Once simple fine-tuning is complete, start running the full Llama 3 70 model for fine-tuning. Since the Llama 3 70B is a large model, employ the DeepSpeed* library to more efficiently manage the memory usage of the local HBM memory on each Intel Gaudi card. This example also deploys some additional techniques for fine-tuning:  

  • Parameter Efficient fine-tuning (PEFT) is a strategy for adapting large pre-trained language models to specific tasks.  Instead of fine-tuning the entire pre-trained model, PEFT adds a task-specific layer or a few task-specific layers on top of the pre-trained model. These additional layers are relatively smaller and have fewer parameters compared to the base model.

  • DeepSpeed significantly optimizes training efficiency, reducing both computational and memory requirements. It enables the handling of extremely large models by providing advanced parallelism techniques and memory optimization strategies

  • Flash attention is used to reduce memory usage and enhance computational speed through a fused implementation.
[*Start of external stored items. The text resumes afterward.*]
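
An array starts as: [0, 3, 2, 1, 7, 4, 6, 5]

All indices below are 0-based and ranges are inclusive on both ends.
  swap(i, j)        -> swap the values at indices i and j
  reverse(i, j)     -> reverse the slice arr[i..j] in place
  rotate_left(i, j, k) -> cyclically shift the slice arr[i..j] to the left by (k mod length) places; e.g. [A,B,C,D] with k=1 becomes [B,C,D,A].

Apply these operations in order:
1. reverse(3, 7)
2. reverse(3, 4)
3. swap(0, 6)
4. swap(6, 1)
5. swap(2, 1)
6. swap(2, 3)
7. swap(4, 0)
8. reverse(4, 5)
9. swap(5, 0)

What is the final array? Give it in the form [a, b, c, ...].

Answer: [7, 2, 6, 0, 4, 5, 3, 1]

Derivation:
After 1 (reverse(3, 7)): [0, 3, 2, 5, 6, 4, 7, 1]
After 2 (reverse(3, 4)): [0, 3, 2, 6, 5, 4, 7, 1]
After 3 (swap(0, 6)): [7, 3, 2, 6, 5, 4, 0, 1]
After 4 (swap(6, 1)): [7, 0, 2, 6, 5, 4, 3, 1]
After 5 (swap(2, 1)): [7, 2, 0, 6, 5, 4, 3, 1]
After 6 (swap(2, 3)): [7, 2, 6, 0, 5, 4, 3, 1]
After 7 (swap(4, 0)): [5, 2, 6, 0, 7, 4, 3, 1]
After 8 (reverse(4, 5)): [5, 2, 6, 0, 4, 7, 3, 1]
After 9 (swap(5, 0)): [7, 2, 6, 0, 4, 5, 3, 1]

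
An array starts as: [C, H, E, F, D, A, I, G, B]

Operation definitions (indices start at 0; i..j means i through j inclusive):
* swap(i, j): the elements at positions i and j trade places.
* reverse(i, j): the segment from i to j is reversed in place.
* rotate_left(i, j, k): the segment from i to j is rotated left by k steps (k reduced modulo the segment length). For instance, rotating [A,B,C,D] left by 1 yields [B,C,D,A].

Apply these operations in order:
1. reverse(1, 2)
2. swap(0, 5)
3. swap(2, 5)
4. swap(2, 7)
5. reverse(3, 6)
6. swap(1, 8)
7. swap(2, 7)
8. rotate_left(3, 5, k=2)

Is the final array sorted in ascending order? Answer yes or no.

After 1 (reverse(1, 2)): [C, E, H, F, D, A, I, G, B]
After 2 (swap(0, 5)): [A, E, H, F, D, C, I, G, B]
After 3 (swap(2, 5)): [A, E, C, F, D, H, I, G, B]
After 4 (swap(2, 7)): [A, E, G, F, D, H, I, C, B]
After 5 (reverse(3, 6)): [A, E, G, I, H, D, F, C, B]
After 6 (swap(1, 8)): [A, B, G, I, H, D, F, C, E]
After 7 (swap(2, 7)): [A, B, C, I, H, D, F, G, E]
After 8 (rotate_left(3, 5, k=2)): [A, B, C, D, I, H, F, G, E]

Answer: no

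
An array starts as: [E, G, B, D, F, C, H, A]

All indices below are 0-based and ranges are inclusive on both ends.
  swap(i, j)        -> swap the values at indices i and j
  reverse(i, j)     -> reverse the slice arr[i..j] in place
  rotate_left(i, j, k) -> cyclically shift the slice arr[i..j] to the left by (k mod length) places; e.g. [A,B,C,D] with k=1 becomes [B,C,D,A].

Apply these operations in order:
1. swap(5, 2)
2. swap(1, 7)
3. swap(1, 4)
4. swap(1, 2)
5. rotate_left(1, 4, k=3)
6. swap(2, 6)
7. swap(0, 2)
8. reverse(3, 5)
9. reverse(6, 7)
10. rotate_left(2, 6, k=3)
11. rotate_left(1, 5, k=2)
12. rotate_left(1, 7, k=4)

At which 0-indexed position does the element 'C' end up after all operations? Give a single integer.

After 1 (swap(5, 2)): [E, G, C, D, F, B, H, A]
After 2 (swap(1, 7)): [E, A, C, D, F, B, H, G]
After 3 (swap(1, 4)): [E, F, C, D, A, B, H, G]
After 4 (swap(1, 2)): [E, C, F, D, A, B, H, G]
After 5 (rotate_left(1, 4, k=3)): [E, A, C, F, D, B, H, G]
After 6 (swap(2, 6)): [E, A, H, F, D, B, C, G]
After 7 (swap(0, 2)): [H, A, E, F, D, B, C, G]
After 8 (reverse(3, 5)): [H, A, E, B, D, F, C, G]
After 9 (reverse(6, 7)): [H, A, E, B, D, F, G, C]
After 10 (rotate_left(2, 6, k=3)): [H, A, F, G, E, B, D, C]
After 11 (rotate_left(1, 5, k=2)): [H, G, E, B, A, F, D, C]
After 12 (rotate_left(1, 7, k=4)): [H, F, D, C, G, E, B, A]

Answer: 3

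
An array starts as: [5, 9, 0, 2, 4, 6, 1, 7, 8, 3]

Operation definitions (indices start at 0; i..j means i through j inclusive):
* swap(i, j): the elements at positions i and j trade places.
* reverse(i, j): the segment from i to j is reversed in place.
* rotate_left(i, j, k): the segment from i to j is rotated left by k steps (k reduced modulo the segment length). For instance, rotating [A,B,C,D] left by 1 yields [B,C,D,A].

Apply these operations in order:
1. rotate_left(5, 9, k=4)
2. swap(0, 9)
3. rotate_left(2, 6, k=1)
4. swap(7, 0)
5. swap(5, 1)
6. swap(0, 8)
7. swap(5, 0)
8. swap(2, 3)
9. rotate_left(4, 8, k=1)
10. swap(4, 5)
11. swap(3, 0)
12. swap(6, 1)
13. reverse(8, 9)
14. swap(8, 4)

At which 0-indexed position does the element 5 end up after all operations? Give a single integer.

Answer: 4

Derivation:
After 1 (rotate_left(5, 9, k=4)): [5, 9, 0, 2, 4, 3, 6, 1, 7, 8]
After 2 (swap(0, 9)): [8, 9, 0, 2, 4, 3, 6, 1, 7, 5]
After 3 (rotate_left(2, 6, k=1)): [8, 9, 2, 4, 3, 6, 0, 1, 7, 5]
After 4 (swap(7, 0)): [1, 9, 2, 4, 3, 6, 0, 8, 7, 5]
After 5 (swap(5, 1)): [1, 6, 2, 4, 3, 9, 0, 8, 7, 5]
After 6 (swap(0, 8)): [7, 6, 2, 4, 3, 9, 0, 8, 1, 5]
After 7 (swap(5, 0)): [9, 6, 2, 4, 3, 7, 0, 8, 1, 5]
After 8 (swap(2, 3)): [9, 6, 4, 2, 3, 7, 0, 8, 1, 5]
After 9 (rotate_left(4, 8, k=1)): [9, 6, 4, 2, 7, 0, 8, 1, 3, 5]
After 10 (swap(4, 5)): [9, 6, 4, 2, 0, 7, 8, 1, 3, 5]
After 11 (swap(3, 0)): [2, 6, 4, 9, 0, 7, 8, 1, 3, 5]
After 12 (swap(6, 1)): [2, 8, 4, 9, 0, 7, 6, 1, 3, 5]
After 13 (reverse(8, 9)): [2, 8, 4, 9, 0, 7, 6, 1, 5, 3]
After 14 (swap(8, 4)): [2, 8, 4, 9, 5, 7, 6, 1, 0, 3]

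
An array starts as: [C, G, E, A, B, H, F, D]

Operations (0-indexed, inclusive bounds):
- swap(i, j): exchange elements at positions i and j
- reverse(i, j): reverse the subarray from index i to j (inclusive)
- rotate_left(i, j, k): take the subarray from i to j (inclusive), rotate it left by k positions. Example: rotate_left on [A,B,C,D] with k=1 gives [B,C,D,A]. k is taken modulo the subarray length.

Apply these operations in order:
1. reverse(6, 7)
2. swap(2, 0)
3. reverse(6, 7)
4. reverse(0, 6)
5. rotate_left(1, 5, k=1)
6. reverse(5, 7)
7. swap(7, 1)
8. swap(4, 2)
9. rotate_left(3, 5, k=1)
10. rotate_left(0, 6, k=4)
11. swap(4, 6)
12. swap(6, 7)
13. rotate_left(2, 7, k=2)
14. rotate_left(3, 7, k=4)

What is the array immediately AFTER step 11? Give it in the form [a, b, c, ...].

After 1 (reverse(6, 7)): [C, G, E, A, B, H, D, F]
After 2 (swap(2, 0)): [E, G, C, A, B, H, D, F]
After 3 (reverse(6, 7)): [E, G, C, A, B, H, F, D]
After 4 (reverse(0, 6)): [F, H, B, A, C, G, E, D]
After 5 (rotate_left(1, 5, k=1)): [F, B, A, C, G, H, E, D]
After 6 (reverse(5, 7)): [F, B, A, C, G, D, E, H]
After 7 (swap(7, 1)): [F, H, A, C, G, D, E, B]
After 8 (swap(4, 2)): [F, H, G, C, A, D, E, B]
After 9 (rotate_left(3, 5, k=1)): [F, H, G, A, D, C, E, B]
After 10 (rotate_left(0, 6, k=4)): [D, C, E, F, H, G, A, B]
After 11 (swap(4, 6)): [D, C, E, F, A, G, H, B]

Answer: [D, C, E, F, A, G, H, B]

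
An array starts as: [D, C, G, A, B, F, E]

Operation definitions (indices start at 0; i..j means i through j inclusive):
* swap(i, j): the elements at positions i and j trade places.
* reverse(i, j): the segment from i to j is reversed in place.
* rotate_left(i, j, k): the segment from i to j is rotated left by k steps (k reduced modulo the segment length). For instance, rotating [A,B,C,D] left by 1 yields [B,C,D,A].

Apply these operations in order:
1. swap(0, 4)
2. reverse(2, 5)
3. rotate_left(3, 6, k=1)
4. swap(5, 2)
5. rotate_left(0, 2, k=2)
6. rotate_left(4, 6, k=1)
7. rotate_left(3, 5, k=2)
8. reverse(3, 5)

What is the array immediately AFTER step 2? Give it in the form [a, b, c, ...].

Answer: [B, C, F, D, A, G, E]

Derivation:
After 1 (swap(0, 4)): [B, C, G, A, D, F, E]
After 2 (reverse(2, 5)): [B, C, F, D, A, G, E]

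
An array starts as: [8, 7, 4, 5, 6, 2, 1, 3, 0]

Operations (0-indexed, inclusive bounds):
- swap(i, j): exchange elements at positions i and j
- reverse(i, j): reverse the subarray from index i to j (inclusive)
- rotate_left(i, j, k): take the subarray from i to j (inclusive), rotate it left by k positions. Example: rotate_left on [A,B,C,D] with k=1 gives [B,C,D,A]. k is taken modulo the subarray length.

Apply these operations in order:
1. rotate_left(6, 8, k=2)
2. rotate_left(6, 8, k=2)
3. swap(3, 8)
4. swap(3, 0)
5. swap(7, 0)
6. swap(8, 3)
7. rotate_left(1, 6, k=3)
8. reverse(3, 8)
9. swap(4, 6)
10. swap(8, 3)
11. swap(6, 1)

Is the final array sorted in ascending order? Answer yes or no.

Answer: yes

Derivation:
After 1 (rotate_left(6, 8, k=2)): [8, 7, 4, 5, 6, 2, 0, 1, 3]
After 2 (rotate_left(6, 8, k=2)): [8, 7, 4, 5, 6, 2, 3, 0, 1]
After 3 (swap(3, 8)): [8, 7, 4, 1, 6, 2, 3, 0, 5]
After 4 (swap(3, 0)): [1, 7, 4, 8, 6, 2, 3, 0, 5]
After 5 (swap(7, 0)): [0, 7, 4, 8, 6, 2, 3, 1, 5]
After 6 (swap(8, 3)): [0, 7, 4, 5, 6, 2, 3, 1, 8]
After 7 (rotate_left(1, 6, k=3)): [0, 6, 2, 3, 7, 4, 5, 1, 8]
After 8 (reverse(3, 8)): [0, 6, 2, 8, 1, 5, 4, 7, 3]
After 9 (swap(4, 6)): [0, 6, 2, 8, 4, 5, 1, 7, 3]
After 10 (swap(8, 3)): [0, 6, 2, 3, 4, 5, 1, 7, 8]
After 11 (swap(6, 1)): [0, 1, 2, 3, 4, 5, 6, 7, 8]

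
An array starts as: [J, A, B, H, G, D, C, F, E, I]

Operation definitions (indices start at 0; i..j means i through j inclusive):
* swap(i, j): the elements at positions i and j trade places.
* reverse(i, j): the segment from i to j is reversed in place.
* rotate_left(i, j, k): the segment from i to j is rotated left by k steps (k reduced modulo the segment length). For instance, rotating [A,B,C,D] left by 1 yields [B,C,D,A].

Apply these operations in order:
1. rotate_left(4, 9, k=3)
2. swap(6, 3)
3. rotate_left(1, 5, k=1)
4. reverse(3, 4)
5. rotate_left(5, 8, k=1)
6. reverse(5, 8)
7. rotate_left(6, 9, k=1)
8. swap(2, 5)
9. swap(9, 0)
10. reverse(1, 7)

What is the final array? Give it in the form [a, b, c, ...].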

This includes the use of the FusedSDPA (Scaled Dot Product Attention) applies similar principles to the Intel Gaudi processor environment, optimizing the scaled dot product attention function with reduced memory usage and faster performance while maintaining compatibility with standard PyTorch* functionality.

  • Setting epochs = 2; this is enough to ensure that the training loss is below 1.0, running any more epoch is not needed. 

PT_HPU_MAX_COMPOUND_OP_SIZE=10 DEEPSPEED_HPU_ZERO3_SYNC_MARK_STEP_REQUIRED=1 \
python3 ../gaudi_spawn.py --use_deepspeed --world_size 8 run_lora_clm.py \
--model_name_or_path meta-llama/Meta-Llama-3-70B-Instruct \
--deepspeed llama2_ds_zero3_config.json \
--dataset_name tatsu-lab/alpaca \
--bf16 True \
--output_dir ./llama3_fine_tuning_output \
--num_train_epochs 2 \
--max_seq_len 2048 \
--per_device_train_batch_size 10 \
--per_device_eval_batch_size 10 \
--gradient_checkpointing \
--evaluation_strategy epoch \
--eval_delay 2 \
--save_strategy no \
--learning_rate 0.0018 \
--warmup_ratio 0.03 \
--lr_scheduler_type "cosine" \
--logging_steps 1 \
--dataset_concatenation \
--attn_softmax_bf16 True \
--do_train \
--do_eval \
--use_habana \
--use_lazy_mode \
--pipelining_fwd_bwd \
--throughput_warmup_steps 3 \
--report_to none \
--lora_rank 4 \
--lora_target_modules "q_proj" "v_proj" "k_proj" "o_proj" \
--validation_split_percentage 4 \
--use_flash_attention True \
--flash_attention_causal_mask True

The result of the run shows that the fine-tuning of the model required only 38 minutes and achieved 2.2 samples (or sentences) per second. 

***** train metrics ***** 
  epoch                       =        2.0 
  max_memory_allocated (GB)   =      94.53 
  memory_allocated (GB)       =      27.15 
  total_flos                  =  1037280GF 
  total_memory_available (GB) =      94.62 
  train_loss                  =     1.1525 
  train_runtime               = 0:38:47.30 
  train_samples_per_second    =      2.221 
  train_steps_per_second      =      0.028 

The output of the run is in the llama3_fine_tuning_output folder. The full model is the adapter_model.safetensors which contains the additional weights generated by the parameter efficient fine-tuning. These weights can used for inference.